She didn’t even want the assignment.
When Scout Tufankjian’s photo-agency sent her to New Hampshire in the dead of December, 2006, to cover a post–mid-term election Democratic “victory rally,” this hard-bitten photo-journalist fresh from covering the horrors in the Gaza Strip was prepared for a lame photo-op.
After all, Indiana Sen. Evan Bayh was there, drawing a small crowd of … mildly enthusiastic party regulars.
And then Barack Obama showed up — and 600 rabid fans went crazy.
“Bayh got three people,” she said. “So I knew something was up with this Obama guy. People lost their minds when he came on stage and spoke.”
The excitement continued at the next stop, a smaller gathering at a bookstore-coffeeshop.
“One person asked him to sign her copy of ‘Lady Chatterly’s Lover,’ and they got into a long talk about the book. Then the next person asked him about philosophy and suddenly they were talking about Kant and Heidegger. I thought, ‘Wow, this guy is smart.”
She immediately called her editor and begged to cover the Obama campaign.
“You do know he’s not even running,” she remembers the editor saying.
“I said, ‘He’s in New Hampshire in December and he doesn’t ski. He’s running.’ I knew that his campaign, win or lose, would be historic and I wanted to be part of it.”
And so, she was. For the next two years, virtually full-time, Tufankjian covered Barack Obama’s climb from Senate rookie to the 44th president of the United States.
The snows of New Hampshire led to that announcement in Springfield, Illinois in February, 2007, and then five days a week with Obama in Iowa.
“Basically, I moved to Iowa for five months, living in a room with seven other photographers with one bathroom,” she said.
The climax of that chapter of the saga came during back-to-back Oprah Winfrey events in December, a few days before Obama’s win in the January, 2008 caucuses.
“It was snowing like mad and I’m in car driving what should be 90 minutes and it took five hours,” she said. “I was convinced I was going to die on that highway. And, worse, I knew I wouldn’t get the shot.”
Spoken like a true news addict. Just 31, Tufankjian got her start at the New Haven Register, which quickly led to shooting politics and international crises for Newsweek, Time, the New York Times and other large outlets.
With that background, she quickly grasped the history in the Obama story. But the emphasis is on the word “story,” not “Obama.”
“People think the media is in the tank for Obama, but the only thing I was in the tank for was this story. You could see how historic this was. Not the speeches — when you hear them over and over again, you definitely have some eye-rolling moments — but you could see how he was inspiring people.”
You can see it in virtually all of the crowd shots in the 250-picture book, which will officially be published on Dec. 8 by powerHouse Books in DUMBO.
“One of my favorite shots is one of a girl in a pink dress along the rope line — you can practically see her shaking with excitement about Obama,” said publisher Daniel Power. “Scout captured those kinds of moments better than anyone.
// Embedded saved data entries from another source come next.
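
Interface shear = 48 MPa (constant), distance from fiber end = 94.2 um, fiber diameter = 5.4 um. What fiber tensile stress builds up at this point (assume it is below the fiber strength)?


Force balance: sigma_f * (pi*d^2/4) = tau * (pi*d) * x  ->  sigma_f = 4 * tau * x / d
sigma_f = 4 * 48 * 94.2 / 5.4 = 3349.3 MPa

3349.3 MPa


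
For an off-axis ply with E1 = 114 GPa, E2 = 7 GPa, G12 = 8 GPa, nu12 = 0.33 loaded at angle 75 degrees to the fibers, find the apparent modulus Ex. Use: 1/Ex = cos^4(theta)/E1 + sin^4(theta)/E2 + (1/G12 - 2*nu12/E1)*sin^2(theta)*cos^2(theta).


cos^4(75) = 0.004487, sin^4(75) = 0.870513, sin^2(75)*cos^2(75) = 0.0625
1/G12 - 2*nu12/E1 = 1/8 - 2*0.33/114 = 0.119211 GPa^-1
1/Ex = 0.004487/114 + 0.870513/7 + 0.119211*0.0625 = 0.131849 GPa^-1
Ex = 7.58 GPa

7.58 GPa


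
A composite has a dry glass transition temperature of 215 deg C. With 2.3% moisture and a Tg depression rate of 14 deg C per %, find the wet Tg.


Tg_wet = Tg_dry - k*moisture = 215 - 14*2.3 = 182.8 deg C

182.8 deg C


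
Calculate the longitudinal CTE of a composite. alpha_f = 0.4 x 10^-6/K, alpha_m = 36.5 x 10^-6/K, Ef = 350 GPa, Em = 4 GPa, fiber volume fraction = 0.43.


E1 = Ef*Vf + Em*(1-Vf) = 152.78
alpha_1 = (alpha_f*Ef*Vf + alpha_m*Em*(1-Vf))/E1 = 0.94 x 10^-6/K

0.94 x 10^-6/K


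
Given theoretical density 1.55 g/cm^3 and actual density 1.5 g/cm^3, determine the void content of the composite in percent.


Void% = (rho_theo - rho_actual)/rho_theo * 100 = (1.55 - 1.5)/1.55 * 100 = 3.23%

3.23%


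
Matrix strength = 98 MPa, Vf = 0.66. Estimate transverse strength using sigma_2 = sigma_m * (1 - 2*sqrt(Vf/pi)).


factor = 1 - 2*sqrt(0.66/pi) = 0.0833
sigma_2 = 98 * 0.0833 = 8.16 MPa

8.16 MPa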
But there’s also a majestic quality that gets beyond the normal political stagecraft.”
Tufankjian’s favorite story from the trail offers an odd twist on the cliche of Obama’s power to inspire. One day, while Obama was campaigning in an inner-city neighborhood, she overheard three kids on the phone with a buddy who was at work.
“They were razzing him because he was at work, saying, ‘Your boy is here and you’re missing it! That motherf–er is going to be president!’ That sort of became our joke throughout the campaign. When things looked good for him, we’d say, ‘That motherf–er is going to be president.’ Then at the end, in Grant Park last week, we said, ‘That motherf–er is president!”
About one-quarter of her travels were covered by various magazines — but the rest was strictly on-spec freelancing. And when campaigns charge $500 for ever half-hour flight, the bills add up.
“I’m $32,000 in debt on my credit cards,” she said. “And two of my best friends had babies during the campaign that I’ve barely seen.”